The sex-specific role of murine Dusp8 was consistent with data from functional magnetic resonance imaging (fMRI) in human volunteers, which revealed reduced hypothalamic insulin sensitivity in male but not female carriers of the DUSP8 type 2 diabetes risk variant. “In a small but well-characterized cohort, we were able to show that homozygous male carriers of the minor frequency risk allele for DUSP8 have impaired hypothalamic insulin sensitivity,” the scientists stated. “The sex-specific role of murine Dusp8 in governing hypothalamic Jnk signaling, insulin sensitivity, and systemic glucose tolerance was consistent with fMRI data in human volunteers that revealed an association of the DUSP8 rs2334499 risk variant with hypothalamic insulin resistance in men.” The team acknowledged that the reasons for the sex-specificity remain elusive. However, they suggested, “ … the absence of effects on glucocorticoid action or hypothalamic inflammation in female Dusp8 KO mice may entail direct effects of sex hormones such as estradiol on HPA axis circuitry or peripheral glucoregulatory organs.”
“By combining cellular models, Dusp8 loss- and gain-of-function mice and fMRI of humans with genetic variants in the gene DUSP8, we now exposed a specific role of the protein Dusp8 as a gatekeeper for systemic glucose tolerance and hypothalamic insulin sensitivity,” commented co-senior author Paul Pfluger, PhD.

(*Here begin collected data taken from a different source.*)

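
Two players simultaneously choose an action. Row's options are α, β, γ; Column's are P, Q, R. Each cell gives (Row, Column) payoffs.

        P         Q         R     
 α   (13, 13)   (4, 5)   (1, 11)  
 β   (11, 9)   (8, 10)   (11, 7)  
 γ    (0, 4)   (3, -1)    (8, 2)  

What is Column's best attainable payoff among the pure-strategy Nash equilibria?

(α, P) is a pure NE (Row: 13 ≥ 11; Column: 13 ≥ 11). Column gets 13.
(β, Q) is a pure NE (Row: 8 ≥ 4; Column: 10 ≥ 9). Column gets 10.
Every other cell has a profitable deviation for at least one player. Highest of {13, 10} is 13.

13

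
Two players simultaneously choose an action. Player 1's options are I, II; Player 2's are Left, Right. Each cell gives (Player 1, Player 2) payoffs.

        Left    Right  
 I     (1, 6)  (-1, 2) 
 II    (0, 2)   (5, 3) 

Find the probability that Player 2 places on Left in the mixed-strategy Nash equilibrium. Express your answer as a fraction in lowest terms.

6/7

Player 2's mix q on Left must make Player 1 indifferent between I and II.
Player 1's payoff from I: 1q + (-1)(1−q). From II: 0q + 5(1−q).
Set equal: 1q = 6(1−q) → q = 6/7.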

“Overall, our findings resonate with the emerging consensus that sex as a biological variable has to be a special focus in murine models and human studies,” the authors concluded. Schriever further stated, “Unraveling the multi-systemic processes that drive the impaired hypothalamic insulin sensitivity in the mouse models was an important step to understand the mechanistic underpinnings of the type 2 diabetes risk gene DUSP8.”
In future studies, the researchers want to investigate the effect of central insulin action and the DUSP8 type 2 diabetes risk variant on the hypothalamic-pituitary-adrenal axis in human subjects with or without T2D.